I was in for assaulting an officer, both in school and out. The police were looking down upon me; they took my hostility and used it to their advantage. They tried to fuck me up. But I saw everything I worked for going down the drain. My grandfather, uncle and aunt were getting in an altercation. My aunt called the police; the police did the grizzly look at them. It’s a funny and intimidating look. They gave me this hard look but I turned my head submissively they told me they were going to take me out back and let a couple of shells off. I had a purple plastic fork and they had bulletproof vests. They pushed me and started swinging on me. And they say I assaulted them, with a plastic purple fork. They say they are there to serve and protect but I say 7 grown men with their hands up fighting a boy with a plastic purple fork. When I realized the situation I dropped to the ground, they started kicking me and they banged my head against the cement. I was bear meat. I was bruised up for 3-4 weeks. They took me to the Youth (the youth study center) for 2 or 3 days. They didn't put me in isolation. There I’m at brother Oc’s. He made my time smooth there. He wanted to never see me again. He helped keep me quiet and pray like a Muslim. That way you get extra food. He guided me in the right direction but also keeps it real because I can read the history of the streets on him.

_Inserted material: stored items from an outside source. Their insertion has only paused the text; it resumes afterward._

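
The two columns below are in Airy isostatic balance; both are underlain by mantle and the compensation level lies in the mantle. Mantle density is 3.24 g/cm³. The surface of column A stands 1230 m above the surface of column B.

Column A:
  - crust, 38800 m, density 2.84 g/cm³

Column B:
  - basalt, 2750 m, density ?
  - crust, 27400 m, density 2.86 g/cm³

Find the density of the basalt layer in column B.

2.83 g/cm³

Take the compensation level at the base of the deeper column (depth z_c below the surface of column A) and equate Σ ρ_i t_i down to z_c; mantle fills any gap and the z_c terms cancel.
Column A: 38800×2.84 + (z_c − 38800)×3.24
Column B: 1230×0 + 2750×ρ + 27400×2.86 + (z_c − 1230 − 30150)×3.24
The z_c×3.24 term appears on both sides and cancels. Collect the known terms of each column as K = Σ(ρt)_known − 3.24 × (depth of known layers): K_A = 110192 − 3.24×38800 = −15520; K_B = 78364 − 3.24×(1230 + 30150) = −23307.2.
Balance: K_A = K_B + 2750×ρ, so ρ = (K_A − K_B)/2750 = 7787.2/2750 = 2.83 g/cm³.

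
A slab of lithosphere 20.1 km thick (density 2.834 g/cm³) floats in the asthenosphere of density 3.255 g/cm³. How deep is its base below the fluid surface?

Draft d = t ρ_obj/ρ_fluid = 20.1 km × 2.834/3.255 = 17.5 km.

17.5 km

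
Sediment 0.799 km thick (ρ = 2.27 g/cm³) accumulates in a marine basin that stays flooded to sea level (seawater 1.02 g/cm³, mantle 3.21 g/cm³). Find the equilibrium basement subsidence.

0.456 km

Submarine loading: the sediment displaces seawater, and the subsidence is in turn flooded, so s (ρ_m − ρ_w) = t (ρ_sed − ρ_w).
s = 0.799 km × (2.27 − 1.02) / (3.21 − 1.02) = 0.456 km.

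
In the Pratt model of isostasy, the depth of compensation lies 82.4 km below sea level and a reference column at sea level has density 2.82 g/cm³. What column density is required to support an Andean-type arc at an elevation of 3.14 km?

Pratt balance: ρ_ref D = ρ (D + h).
ρ = ρ_ref D/(D + h) = 2.82 × 82.4 km/(82.4 km + 3.14 km) = 2.72 g/cm³.

2.72 g/cm³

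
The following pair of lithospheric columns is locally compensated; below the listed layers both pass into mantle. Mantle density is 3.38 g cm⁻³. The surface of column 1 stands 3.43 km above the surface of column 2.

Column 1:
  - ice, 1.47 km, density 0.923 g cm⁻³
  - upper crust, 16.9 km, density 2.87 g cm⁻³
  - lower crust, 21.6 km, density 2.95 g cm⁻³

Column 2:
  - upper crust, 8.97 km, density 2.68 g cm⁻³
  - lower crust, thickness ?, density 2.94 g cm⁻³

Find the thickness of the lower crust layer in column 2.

Take the compensation level at the base of the deeper column (depth z_c below the surface of column 1) and equate Σ ρ_i t_i down to z_c; mantle fills any gap and the z_c terms cancel.
Column 1: 1.47×0.923 + 16.9×2.87 + 21.6×2.95 + (z_c − 39.97)×3.38
Column 2: 3.43×0 + 8.97×2.68 + x×2.94 + (z_c − 3.43 − 8.97 − x)×3.38
The z_c×3.38 term appears on both sides and cancels. Collect the known terms of each column as K = Σ(ρt)_known − 3.38 × (depth of known layers): K_1 = 113.57981 − 3.38×39.97 = −21.51879; K_2 = 24.0396 − 3.38×(3.43 + 8.97) = −17.8724.
Balance: K_1 = K_2 − x×(3.38 − 2.94), so x = (K_2 − K_1)/(3.38 − 2.94) = 3.64639/0.44 = 8.29 km.

8.29 km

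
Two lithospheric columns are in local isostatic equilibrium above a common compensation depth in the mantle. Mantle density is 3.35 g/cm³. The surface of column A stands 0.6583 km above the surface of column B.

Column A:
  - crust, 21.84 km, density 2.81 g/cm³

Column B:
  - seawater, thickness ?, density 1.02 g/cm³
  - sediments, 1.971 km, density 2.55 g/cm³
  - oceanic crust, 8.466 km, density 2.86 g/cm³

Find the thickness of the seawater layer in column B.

1.66 km

Take the compensation level at the base of the deeper column (depth z_c below the surface of column A) and equate Σ ρ_i t_i down to z_c; mantle fills any gap and the z_c terms cancel.
Column A: 21.84×2.81 + (z_c − 21.84)×3.35
Column B: 0.6583×0 + x×1.02 + 1.971×2.55 + 8.466×2.86 + (z_c − 0.6583 − 10.437 − x)×3.35
The z_c×3.35 term appears on both sides and cancels. Collect the known terms of each column as K = Σ(ρt)_known − 3.35 × (depth of known layers): K_A = 61.3704 − 3.35×21.84 = −11.7936; K_B = 29.23881 − 3.35×(0.6583 + 10.437) = −7.930445.
Balance: K_A = K_B − x×(3.35 − 1.02), so x = (K_B − K_A)/(3.35 − 1.02) = 3.86315/2.33 = 1.66 km.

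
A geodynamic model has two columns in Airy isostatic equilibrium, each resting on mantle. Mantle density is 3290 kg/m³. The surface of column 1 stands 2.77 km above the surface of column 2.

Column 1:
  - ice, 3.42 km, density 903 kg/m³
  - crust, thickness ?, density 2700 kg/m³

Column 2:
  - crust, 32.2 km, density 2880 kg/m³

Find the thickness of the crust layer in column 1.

Take the compensation level at the base of the deeper column (depth z_c below the surface of column 1) and equate Σ ρ_i t_i down to z_c; mantle fills any gap and the z_c terms cancel.
Column 1: 3.42×903 + x×2700 + (z_c − 3.42 − x)×3290
Column 2: 2.77×0 + 32.2×2880 + (z_c − 2.77 − 32.2)×3290
The z_c×3290 term appears on both sides and cancels. Collect the known terms of each column as K = Σ(ρt)_known − 3290 × (depth of known layers): K_1 = 3088.26 − 3290×3.42 = −8163.54; K_2 = 92736 − 3290×(2.77 + 32.2) = −22315.3.
Balance: K_1 − x×(3290 − 2700) = K_2, so x = (K_1 − K_2)/(3290 − 2700) = 14151.8/590 = 24 km.

24 km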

I’m on probation. Next week I get to call court and meet with the public defender. I don't know if I get to go home. Judge Cooperman, last time she looked at me carefully at who I am. I hope they send me to placement. But they may send me to Vision Quest or St. Gabe’s or to do 9-12 up the Pic, which is adult jail cause I turn 18 in two months. Or they might send me out of county. Assaulting an officer is not a misdemeanor. But knowing the path I was on, I could be six feet under; you live and you learn.

Cops can get away with shit. An African American male, we’re all getting made to be the most aggressive of all races. We fall into our own stereotype. The way we keep it real, we think, is not really keeping it real for yourself but catching a body or selling drugs. That's the wrong way to go. Everybody from YES will be in the courtroom, I hope. My mom relapsed with dippers a week ago. It’s part of being a man that I can handle the situation better now. To try to help my little brother who is too young to understand. To help my grandmother who said, "Yeah, I got scared for you." And I’m trying to help Mr. Little, my friend here, and trying to put him in AA. I can’t even come back here, they cut funding for RYP (Runaway Youth Program) kids would come here in the middle of the night but no more. I accepted that at 9 or 10 I was going to be incarcerated. They call me gang affiliated, but I’m with Murder Society, which is making and understanding the revolution, deciding to aim for early retirement.

Cops can get away with shit. An African American male, we’re all getting made to be the most aggressive of all races. We fall into our own stereotype.

You don't need nobody to get yourself together, I’m all me from the muscle (heart). Murderer was almost who I was, now I’m someone different. When I came back to court I saw the look of disappointment on their face--it was real. If Cooperman looks at me and says send him up, I can’t blame her. When I took that first punch, it changed everything. My streets came on. Now I’m taking anger management. There is a 21-day limit on RYP. It’s not run through DHS. When I first came here there were 15 boys and 15 girls. Now there are 6 boys and 8 girls. When I assaulted the police officer and taken into custody I was glad. I was about to turn back to the streets and was looking for somebody to rob. My stomach was telling me one thing, but my mind was telling me another.